Высокий и узкокостный, Винго много внимания уделял своей прическе: коротко стриг черные волосы на висках, на макушке взбивал пышный кок, а на затылке оставлял жиденький кудрявый хвостик. Винго был женственно красив, а в несколько великоватой, но всегда очень модной одежде и туфлях из мягкой кожи (непременно сделанных в Европе) выглядел как фотомодель. Даже темно-синие халаты, которые Винго и покупал, и стирал сам, на нем казались стильными. Он со мной не заигрывал, не возмущался, когда я, женщина, говорила ему, что делать и чего не делать. Его, кажется, никогда не интересовало, что у меня под халатом, равно как и под деловым костюмом.

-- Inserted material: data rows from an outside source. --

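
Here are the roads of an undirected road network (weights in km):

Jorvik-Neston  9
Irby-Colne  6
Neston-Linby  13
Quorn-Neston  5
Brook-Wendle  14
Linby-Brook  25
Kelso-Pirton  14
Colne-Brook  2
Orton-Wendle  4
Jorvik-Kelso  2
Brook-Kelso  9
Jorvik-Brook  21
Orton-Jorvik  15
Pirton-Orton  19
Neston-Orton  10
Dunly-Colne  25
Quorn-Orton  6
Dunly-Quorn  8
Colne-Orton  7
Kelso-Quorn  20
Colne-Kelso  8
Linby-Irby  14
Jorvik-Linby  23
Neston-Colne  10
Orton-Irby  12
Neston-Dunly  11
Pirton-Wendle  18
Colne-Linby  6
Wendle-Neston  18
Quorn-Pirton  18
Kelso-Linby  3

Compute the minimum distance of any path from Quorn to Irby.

18 km

Shortest distances from Quorn:
Quorn: 0
Neston: 5  (via Quorn)
Orton: 6  (via Quorn)
Dunly: 8  (via Quorn)
Wendle: 10  (via Orton)
Colne: 13  (via Orton)
Jorvik: 14  (via Neston)
Brook: 15  (via Colne)
Kelso: 16  (via Jorvik)
Irby: 18  (via Orton)
Shortest route: Quorn → Orton → Irby = 18 km.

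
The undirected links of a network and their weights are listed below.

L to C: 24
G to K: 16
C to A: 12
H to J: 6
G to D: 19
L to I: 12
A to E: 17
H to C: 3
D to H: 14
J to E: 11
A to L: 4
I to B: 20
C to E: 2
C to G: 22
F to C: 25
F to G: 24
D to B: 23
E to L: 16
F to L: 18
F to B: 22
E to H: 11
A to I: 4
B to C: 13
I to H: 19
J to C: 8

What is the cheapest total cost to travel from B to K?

51

Enumerating some paths:
B–C–G–K: 13+22+16 = 51
B–D–G–K: 23+19+16 = 58
Cheapest is B–C–G–K at 51.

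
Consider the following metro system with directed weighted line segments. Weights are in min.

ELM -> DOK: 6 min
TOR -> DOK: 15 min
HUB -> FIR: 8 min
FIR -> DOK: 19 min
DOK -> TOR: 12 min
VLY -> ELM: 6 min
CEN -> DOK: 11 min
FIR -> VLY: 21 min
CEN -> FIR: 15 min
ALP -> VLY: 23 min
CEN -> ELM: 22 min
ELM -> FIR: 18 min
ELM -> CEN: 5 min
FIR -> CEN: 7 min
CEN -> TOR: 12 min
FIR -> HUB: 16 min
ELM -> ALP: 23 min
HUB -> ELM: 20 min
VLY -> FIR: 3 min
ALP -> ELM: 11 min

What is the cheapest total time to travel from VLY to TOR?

22 min

Compare a few routes:
VLY–FIR–CEN–TOR: 3+7+12 = 22
VLY–ELM–CEN–TOR: 6+5+12 = 23
The minimum is 22 min via VLY–FIR–CEN–TOR.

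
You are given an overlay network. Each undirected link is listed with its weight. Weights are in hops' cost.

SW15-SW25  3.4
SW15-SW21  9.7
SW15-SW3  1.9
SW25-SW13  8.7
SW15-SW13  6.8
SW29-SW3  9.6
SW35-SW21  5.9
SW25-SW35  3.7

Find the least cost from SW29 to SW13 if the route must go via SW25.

Best SW29 to SW25: SW29–SW3–SW15–SW25 costing 14.9
Best SW25 to SW13: SW25–SW13 costing 8.7
Total via SW25: 14.9 + 8.7 = 23.6 hops' cost.

23.6 hops' cost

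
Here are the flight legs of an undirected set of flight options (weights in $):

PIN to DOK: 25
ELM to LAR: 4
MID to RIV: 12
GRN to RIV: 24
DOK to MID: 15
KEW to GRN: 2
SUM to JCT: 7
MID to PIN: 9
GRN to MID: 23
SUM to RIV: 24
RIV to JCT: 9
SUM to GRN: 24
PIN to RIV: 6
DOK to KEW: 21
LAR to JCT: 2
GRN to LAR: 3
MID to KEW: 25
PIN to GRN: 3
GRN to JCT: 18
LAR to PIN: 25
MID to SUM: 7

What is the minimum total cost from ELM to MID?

$19

Enumerating some paths:
ELM → LAR → GRN → PIN → RIV → MID: 4+3+3+6+12 = 28
ELM → LAR → JCT → RIV → MID: 4+2+9+12 = 27
ELM → LAR → GRN → PIN → MID: 4+3+3+9 = 19
ELM → LAR → JCT → SUM → MID: 4+2+7+7 = 20
The minimum is $19 via ELM → LAR → GRN → PIN → MID.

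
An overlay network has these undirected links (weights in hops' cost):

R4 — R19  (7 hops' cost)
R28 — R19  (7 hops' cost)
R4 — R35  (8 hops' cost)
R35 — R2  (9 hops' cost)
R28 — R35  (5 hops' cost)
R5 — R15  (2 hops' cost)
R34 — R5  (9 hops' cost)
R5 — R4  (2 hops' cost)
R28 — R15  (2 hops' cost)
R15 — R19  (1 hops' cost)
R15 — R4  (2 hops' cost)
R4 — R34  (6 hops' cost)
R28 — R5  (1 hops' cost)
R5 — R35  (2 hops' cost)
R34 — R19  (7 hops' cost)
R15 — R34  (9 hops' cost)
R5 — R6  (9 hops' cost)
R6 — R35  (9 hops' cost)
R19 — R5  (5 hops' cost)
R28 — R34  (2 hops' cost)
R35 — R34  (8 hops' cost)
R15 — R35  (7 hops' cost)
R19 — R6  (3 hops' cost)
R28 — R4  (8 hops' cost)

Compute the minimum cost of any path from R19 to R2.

Running Dijkstra from R19:
R19: 0
R15: 1  (via R19)
R28: 3  (via R15)
R5: 3  (via R15)
R4: 3  (via R15)
R6: 3  (via R19)
R35: 5  (via R5)
R34: 5  (via R28)
R2: 14  (via R35)
Shortest route: R19 → R15 → R5 → R35 → R2 = 14 hops' cost.

14 hops' cost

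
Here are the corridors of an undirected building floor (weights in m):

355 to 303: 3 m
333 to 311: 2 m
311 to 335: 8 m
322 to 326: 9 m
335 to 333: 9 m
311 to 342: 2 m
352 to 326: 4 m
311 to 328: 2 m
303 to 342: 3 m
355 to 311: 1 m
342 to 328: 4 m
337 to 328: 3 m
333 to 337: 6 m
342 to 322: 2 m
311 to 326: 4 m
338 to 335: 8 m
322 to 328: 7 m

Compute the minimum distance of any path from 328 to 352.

Shortest distances from 328:
328: 0
311: 2  (via 328)
337: 3  (via 328)
355: 3  (via 311)
333: 4  (via 311)
342: 4  (via 328)
322: 6  (via 342)
303: 6  (via 355)
326: 6  (via 311)
352: 10  (via 326)
Shortest route: 328 → 311 → 326 → 352 = 10 m.

10 m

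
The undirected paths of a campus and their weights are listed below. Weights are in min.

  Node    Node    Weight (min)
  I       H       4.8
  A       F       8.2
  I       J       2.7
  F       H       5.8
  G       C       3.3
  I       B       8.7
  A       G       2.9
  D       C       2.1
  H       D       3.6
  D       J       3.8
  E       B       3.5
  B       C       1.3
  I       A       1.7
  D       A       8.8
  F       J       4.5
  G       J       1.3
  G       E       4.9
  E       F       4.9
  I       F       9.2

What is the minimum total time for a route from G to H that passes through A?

9.4 min

Best G to A: G–A costing 2.9
Best A to H: A–I–H costing 6.5
Total via A: 2.9 + 6.5 = 9.4 min.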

Я настолько привыкла к Винго, что, если он случайно заглядывал в подсобку, когда я меняла жакет на халат, я совсем не стеснялась.
Думаю, если бы несколько месяцев назад, проводя с Винго собеседование, я поинтересовалась его наклонностями, у меня пропало бы желание принимать его на работу. Я всегда с большой неохотой признаю, что недолюбливаю геев.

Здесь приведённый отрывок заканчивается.